By focusing less on race and other identity issues, and working to remove racist policies across the board regardless of which group they benefit or harm. The 20th century saw immense improvements for almost all underserved groups, without any talking heads bickering about intersectionality or identity. Now that kind of coverage is everywhere and progress has stalled or even reversed in many areas.

My impression is that a huge portion of identity politics and coverage is more about picking fights where each side can feel smug and superior, rather than actually changing things for the better.

How does one address racist policies without discussing race? That's a knot I can't tie myself into.
So this would be under the umbrella of "Critical Race Theory" which has been misrepresented and unjustly criticized as of late.
Maybe. Despite the number of times I've heard about CRT and how bad it is, and how good it is, I still don't have the foggiest idea what it is. One time, I tried to look it up on the internet. Signal to noise was so bad, I still don't know. I've written off the possibility of ever knowing what it is or understanding anyone who's talking about it.
As with any field, there's a number of detractors and charlatans. With CRT in the political spotlight, I completely understand how it becomes a mess to make heads-or-tails of.

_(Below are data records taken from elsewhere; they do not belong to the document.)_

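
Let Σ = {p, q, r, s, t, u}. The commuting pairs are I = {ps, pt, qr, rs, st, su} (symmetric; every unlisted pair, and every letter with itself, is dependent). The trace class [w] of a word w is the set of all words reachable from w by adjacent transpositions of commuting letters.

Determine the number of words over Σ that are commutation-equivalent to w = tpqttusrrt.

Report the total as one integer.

14

piece 0:t — minimal
piece 1:p — minimal
piece 2:q rests on {0:t, 1:p}
piece 3:t rests on {2:q}
piece 4:t rests on {3:t}
piece 5:u rests on {4:t}
piece 6:s rests on {2:q}
piece 7:r rests on {5:u}
piece 8:r rests on {7:r}
piece 9:t rests on {8:r}
minimal pieces: {0:t, 1:p}
ways to finish when only these pieces remain (= sum over removing one remaining piece with nothing left below it):
  1 left: {6}→1  {9}→1
  2 left: {6,9}→2  {8,9}→1
  3 left: {6,8,9}→3  {7,8,9}→1
  4 left: {5,7,8,9}→1  {6,7,8,9}→4
  5 left: {4,5,7,8,9}→1  {5,6,7,8,9}→5
  6 left: {3,4,5,7,8,9}→1  {4,5,6,7,8,9}→6
  7 left: {3,4,5,6,7,8,9}→7
  8 left: {2,3,4,5,6,7,8,9}→7
  placing 0:t first → 7 extensions
  placing 1:p first → 7 extensions
total linear extensions = 14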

Broadly speaking, it's the study of how law and media impacts society's view and treatment of others through the lens of race.

As for my opinion on it:

I generally support it because it advocates for another mechanism to study the impact of law.

I think most legislation should be regularly studied for impact, effectiveness, and fairness. For example, stimulus bills ought to be reviewed for economic impact, regulation ought to be reviewed for effectiveness/relevance, laws with social impact ought to be reviewed to ensure it doesn't harm the people.

A number of scholars seem to adopt a blameless mentality to figure out how laws (even unintentionally) have negative impact, and use that to propose solutions. I admire this approach to legislative critique.

While I think a few ideas some scholars advocate for are infeasible to implement, the broader field has a lot of merit.

I think it's a question of measure. When things are talked about fairly and equally then progress is made - there are serious pressing issues right not and they're not only about identity/race/gender, that these things are ignored is a big problem. When things turn full on on one direction they don't accelerate any progress, it may actually do more harm than good.